Aspect 12: The method of aspect 11, wherein the first linear distance and the second linear distance identifies a horizontal distance along a horizontal axis and a vertical distance along a vertical axis, the horizontal axis being perpendicular to the plane of the second antenna array and the vertical axis being along a vertical plane of the second antenna array.

Aspect 13: The method of any of aspects 11 through 12, wherein the first set of reference signals are transmitted at a first frequency that is within a frequency threshold of a second frequency used for transmitting the second plurality of reference signals.

Aspect 14: The method of any of aspects 8 through 13, wherein estimating the one or more rotational offsets comprises: estimating the one or more rotational offsets based at least in part on adjusting the position of the first antenna array for the linear offset.

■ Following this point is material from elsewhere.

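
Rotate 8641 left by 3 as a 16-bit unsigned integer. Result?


Rotate 0b10000111000001 left by 3 (16-bit) = 0b111000001001 = 3593

3593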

Aspect 15: The method of any of aspects 8 through 14, further comprising determining a phase accuracy associated with the one or more first phases, the second plurality of phases, or both, wherein the adjusting is based at least in part on the phase accuracy.

Aspect 16: The method of aspect 15, further comprising determining a noise level for a channel between the first antenna array and the second antenna array, wherein the phase accuracy is based at least in part on the noise level for the channel.

Aspect 17: The method of any of aspects 8 through 16, wherein the indication comprises information associated with the one or more first phases for the first set of reference signals, the linear offset, the second plurality of phases for the second plurality of reference signals, the one or more rotational offsets, or any combination thereof.

Aspect 18: The method of any of aspects 8 through 17, further comprising adjusting one or more metrics for communications between the first antenna array and the second antenna array based at least in part on the linear offset and the one or more rotational offsets.

Aspect 19: The method of any of aspects 8 through 18, wherein the first antenna is located at a central location of the first antenna array and the first plurality of antennas are located at a non-central location of the first antenna array.

Aspect 20: The method of any of aspects 8 through 19, wherein each antenna of the first plurality of antennas are positioned at a location of the first antenna array that corresponds to each antenna of the second plurality of antennas of the second antenna array.

Aspect 22: An apparatus for wireless communication at a first device, comprising at least one means for performing a method of any of aspects 1 through 7.

Aspect 25: An apparatus for wireless communication at a first device, comprising at least one means for performing a method of any of aspects 8 through 20.

Aspect 26: A non-transitory computer-readable medium storing code for wireless communication at a first device, the code comprising instructions executable by a processor to perform a method of any of aspects 8 through 20.